DNA controversy: abolition of Council of Islamic Ideology demanded


KARACHI, June 7: Participants in a roundtable meeting organised by civil society groups on Friday understood that there was no need of institutions such as the Council of Islamic Ideology (CII), which ‘does nothing but hinders other institutions — and state at large — in their working on progressive path’.

“We have to throw a spanner in the works of the CII, which has largely been used as a boon by the rulers to entice the religion-based political parties,” said Anis Haroon, who represented Women Action Forum, which co-hosted the meeting with the Aurat Foundation at the Arts Council of Pakistan, Karachi.

In the meeting, experts from legal and medical fields had been invited to cast light on the CII recent statement declaring the DNA evidence as supporting evidence and not the primary proof in a rape case.
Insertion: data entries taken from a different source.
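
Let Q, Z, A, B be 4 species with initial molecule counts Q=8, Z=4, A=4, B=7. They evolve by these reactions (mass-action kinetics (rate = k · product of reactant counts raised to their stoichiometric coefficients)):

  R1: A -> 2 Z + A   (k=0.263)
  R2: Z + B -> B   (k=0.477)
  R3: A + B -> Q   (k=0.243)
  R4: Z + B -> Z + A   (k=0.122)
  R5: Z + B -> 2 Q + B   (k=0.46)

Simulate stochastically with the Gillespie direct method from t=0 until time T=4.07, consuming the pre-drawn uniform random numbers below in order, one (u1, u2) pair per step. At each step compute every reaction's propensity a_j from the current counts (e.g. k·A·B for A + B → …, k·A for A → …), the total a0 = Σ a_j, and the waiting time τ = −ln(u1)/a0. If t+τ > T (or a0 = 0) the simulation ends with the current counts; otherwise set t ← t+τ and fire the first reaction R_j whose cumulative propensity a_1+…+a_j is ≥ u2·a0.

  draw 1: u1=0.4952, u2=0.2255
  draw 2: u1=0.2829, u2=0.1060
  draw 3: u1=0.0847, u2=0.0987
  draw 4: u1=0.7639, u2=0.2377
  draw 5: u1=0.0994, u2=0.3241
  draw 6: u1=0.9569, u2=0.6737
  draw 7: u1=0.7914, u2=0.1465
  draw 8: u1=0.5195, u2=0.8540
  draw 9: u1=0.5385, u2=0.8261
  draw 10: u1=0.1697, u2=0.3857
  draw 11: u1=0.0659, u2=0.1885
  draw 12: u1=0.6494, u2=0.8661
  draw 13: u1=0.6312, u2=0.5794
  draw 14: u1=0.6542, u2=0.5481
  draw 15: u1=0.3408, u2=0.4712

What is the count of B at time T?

B at T = 2

t=0.000: Q=8 Z=4 A=4 B=7
Draw 1: a1=1.052, a2=13.356, a3=6.804, a4=3.416, a5=12.880, a0=37.508; τ=−ln(0.4952)/37.508=0.019 → t=0.019; u2·a0=0.2255·37.508=8.458; a1=1.052 < 8.458 ≤ a1+a2=14.408 → R2 fires; Q=8 Z=3 A=4 B=7
Draw 2: a1=1.052, a2=10.017, a3=6.804, a4=2.562, a5=9.660, a0=30.095; τ=−ln(0.2829)/30.095=0.042 → t=0.061; u2·a0=0.1060·30.095=3.190; a1=1.052 < 3.190 ≤ a1+a2=11.069 → R2 fires; Q=8 Z=2 A=4 B=7
Draw 3: a1=1.052, a2=6.678, a3=6.804, a4=1.708, a5=6.440, a0=22.682; τ=−ln(0.0847)/22.682=0.109 → t=0.170; u2·a0=0.0987·22.682=2.239; a1=1.052 < 2.239 ≤ a1+a2=7.730 → R2 fires; Q=8 Z=1 A=4 B=7
Draw 4: a1=1.052, a2=3.339, a3=6.804, a4=0.854, a5=3.220, a0=15.269; τ=−ln(0.7639)/15.269=0.018 → t=0.187; u2·a0=0.2377·15.269=3.629; a1=1.052 < 3.629 ≤ a1+a2=4.391 → R2 fires; Q=8 Z=0 A=4 B=7
Draw 5: a1=1.052, a2=0.000, a3=6.804, a4=0.000, a5=0.000, a0=7.856; τ=−ln(0.0994)/7.856=0.294 → t=0.481; u2·a0=0.3241·7.856=2.546; a1+a2=1.052 < 2.546 ≤ a1+…+a3=7.856 → R3 fires; Q=9 Z=0 A=3 B=6
Draw 6: a1=0.789, a2=0.000, a3=4.374, a4=0.000, a5=0.000, a0=5.163; τ=−ln(0.9569)/5.163=0.009 → t=0.490; u2·a0=0.6737·5.163=3.478; a1+a2=0.789 < 3.478 ≤ a1+…+a3=5.163 → R3 fires; Q=10 Z=0 A=2 B=5
Draw 7: a1=0.526, a2=0.000, a3=2.430, a4=0.000, a5=0.000, a0=2.956; τ=−ln(0.7914)/2.956=0.079 → t=0.569; u2·a0=0.1465·2.956=0.433 ≤ a1=0.526 → R1 fires; Q=10 Z=2 A=2 B=5
Draw 8: a1=0.526, a2=4.770, a3=2.430, a4=1.220, a5=4.600, a0=13.546; τ=−ln(0.5195)/13.546=0.048 → t=0.617; u2·a0=0.8540·13.546=11.568; a1+…+a4=8.946 < 11.568 ≤ a1+…+a5=13.546 → R5 fires; Q=12 Z=1 A=2 B=5
Draw 9: a1=0.526, a2=2.385, a3=2.430, a4=0.610, a5=2.300, a0=8.251; τ=−ln(0.5385)/8.251=0.075 → t=0.692; u2·a0=0.8261·8.251=6.816; a1+…+a4=5.951 < 6.816 ≤ a1+…+a5=8.251 → R5 fires; Q=14 Z=0 A=2 B=5
Draw 10: a1=0.526, a2=0.000, a3=2.430, a4=0.000, a5=0.000, a0=2.956; τ=−ln(0.1697)/2.956=0.600 → t=1.292; u2·a0=0.3857·2.956=1.140; a1+a2=0.526 < 1.140 ≤ a1+…+a3=2.956 → R3 fires; Q=15 Z=0 A=1 B=4
Draw 11: a1=0.263, a2=0.000, a3=0.972, a4=0.000, a5=0.000, a0=1.235; τ=−ln(0.0659)/1.235=2.202 → t=3.494; u2·a0=0.1885·1.235=0.233 ≤ a1=0.263 → R1 fires; Q=15 Z=2 A=1 B=4
Draw 12: a1=0.263, a2=3.816, a3=0.972, a4=0.976, a5=3.680, a0=9.707; τ=−ln(0.6494)/9.707=0.044 → t=3.539; u2·a0=0.8661·9.707=8.407; a1+…+a4=6.027 < 8.407 ≤ a1+…+a5=9.707 → R5 fires; Q=17 Z=1 A=1 B=4
Draw 13: a1=0.263, a2=1.908, a3=0.972, a4=0.488, a5=1.840, a0=5.471; τ=−ln(0.6312)/5.471=0.084 → t=3.623; u2·a0=0.5794·5.471=3.170; a1+…+a3=3.143 < 3.170 ≤ a1+…+a4=3.631 → R4 fires; Q=17 Z=1 A=2 B=3
Draw 14: a1=0.526, a2=1.431, a3=1.458, a4=0.366, a5=1.380, a0=5.161; τ=−ln(0.6542)/5.161=0.082 → t=3.705; u2·a0=0.5481·5.161=2.829; a1+a2=1.957 < 2.829 ≤ a1+…+a3=3.415 → R3 fires; Q=18 Z=1 A=1 B=2
Draw 15: a1=0.263, a2=0.954, a3=0.486, a4=0.244, a5=0.920, a0=2.867; τ=−ln(0.3408)/2.867=0.375 → t=4.080 > T=4.07: stop.
Read off B at T=4.07: 2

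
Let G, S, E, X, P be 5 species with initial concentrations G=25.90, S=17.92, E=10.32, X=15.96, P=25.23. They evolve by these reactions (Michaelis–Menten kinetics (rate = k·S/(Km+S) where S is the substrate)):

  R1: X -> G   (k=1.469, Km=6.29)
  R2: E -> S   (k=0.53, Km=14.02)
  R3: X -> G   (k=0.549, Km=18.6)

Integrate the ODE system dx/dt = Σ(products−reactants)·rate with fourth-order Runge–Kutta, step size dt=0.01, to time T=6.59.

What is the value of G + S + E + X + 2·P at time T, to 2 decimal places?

Check how each reaction changes W = G + S + E + X + 2·P (weight of products minus weight of reactants):
R1: X -> G: (1·1) − (1·1) = 1 − 1 = 0
R2: E -> S: (1·1) − (1·1) = 1 − 1 = 0
R3: X -> G: (1·1) − (1·1) = 1 − 1 = 0
Every reaction leaves W unchanged, so W is conserved and no simulation is needed: W(T) = W(0) = 25.90 + 17.92 + 10.32 + 15.96 + 2·25.23 = 120.56

Value at T = 120.56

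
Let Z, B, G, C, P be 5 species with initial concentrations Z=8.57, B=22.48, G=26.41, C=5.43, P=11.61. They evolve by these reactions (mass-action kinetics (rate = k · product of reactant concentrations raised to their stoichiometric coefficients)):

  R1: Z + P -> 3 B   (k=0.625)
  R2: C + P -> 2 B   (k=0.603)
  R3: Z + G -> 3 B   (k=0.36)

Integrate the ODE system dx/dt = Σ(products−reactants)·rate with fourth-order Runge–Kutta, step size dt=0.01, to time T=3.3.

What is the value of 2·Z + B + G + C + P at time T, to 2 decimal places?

Check how each reaction changes W = 2·Z + B + G + C + P (weight of products minus weight of reactants):
R1: Z + P -> 3 B: (1·3) − (2·1 + 1·1) = 3 − 3 = 0
R2: C + P -> 2 B: (1·2) − (1·1 + 1·1) = 2 − 2 = 0
R3: Z + G -> 3 B: (1·3) − (2·1 + 1·1) = 3 − 3 = 0
Every reaction leaves W unchanged, so W is conserved and no simulation is needed: W(T) = W(0) = 2·8.57 + 22.48 + 26.41 + 5.43 + 11.61 = 83.07

Value at T = 83.07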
A former CII member, Dr Mohsin Muzaffar Naqvi, was also there to speak on the matters he tackled as an active scholar until recently.

The meeting was attended by various civil rights groups, activists, local politicians and educationists.

When a brief resolution was tabled at the meeting asking the participants if they wanted the CII remained a constitutional body, most of the participants opposed it demanding that it should be abolished in the ‘larger interest of a progressive and tolerant society’.

Barrister Zain Shaikh, who was invited as a legal expert and Dr Naqvi, however, said the CII should remain a constitutional body with improved scholarly shape or, they said, religious matters without its existence could stir more controversies and predicaments.

“The participants have unanimously demanded abolishment of the CII,” said Uzma Noorani, who moderated the meeting. She made it clear that the experts’ difference of opinion fell in the ambit of guests who had been invited to talk about the complications relating to the issue.

Ms Haroon said the composition of the CII had been changing in different regimes at the convenience of the rulers and political environment and its chair and memberships had been used for political gains.

“Right now the CII’s office is virtually working as an office of the Jamiat-i-Ulema Islam of Maulana Fazlur Rehman,” she said.

She said the organisations such as the CII, instead of creating harmony in the society, antagonised women and religious minorities and instigated sectarianism.

She added that religion-based parties had got delayed the sexual harassment bill in the senate, which denied it to become a law.

“Fortunately, after the 18th Constitutional Amendment that matter came to the province and this law has been passed at least in Sindh,” she said.

Referring to the Mukhtaran Mai rape case, she said the Supreme Court, while disposing of the case, said there was no DNA tests confirming the rape.

She said in a rape case of a 13-year-old girl in Rawalpindi against the Punjab government, the Supreme Court laid down procedures, which directed for DNA testing, early registration of FIR etc.

“The CII recommendation is against the very order of the Supreme Court,” she said.

Dr Rubina Hasan said the first 12 hours after a rape were very important for investigation of the case. She said a victim should come to a hospital for DNA instead of a police station so that her DNA samples could be taken in time to bring the perpetrators to the book.

“The time is very important. The rape victim should not wash her body or clothes before coming to us. She should be brought to hospital within 12 hours or not beyond 48 hours. It gets difficult for us if a victim is brought to us after 48 hours,” she said.

She said DNA testing was the best justice one could impart to a victim – and even a suspect.

“DNA is very important and a 100 per cent reliable method to bring about quick justice. It supports both victims and the accused as well. It is the best way to provide justice,” she said.

Dr Naqvi said the CII had been established in 1971 as an advisory body. He explained that the council’s composition had been changing from time to time and one set of individuals composing the body could reverse a decision taken by its predecessors.

He said the council’s recommendations were sent to the parliament, which could accept or reject them. He said the council preferred the directions implicitly given in Holy Quran or Hadith over manmade laws or technology.

‘CII acts as filter’

Barrister Shaikh said the CII was to comprise a minimum of eight or not more than 20 members. He said the council should not be abolished, as it was a filter to tackle the religious matters, which, otherwise could generate more controversy.

“Steps should be taken to improve its scholarly strength instead of calling for its abolition,” he said.

Some participants criticised the clerics who ‘exploit the religion for their own benefit’ and added that in certain parts of the country ‘religious zealots punish women without complying the Islamic injunctions’.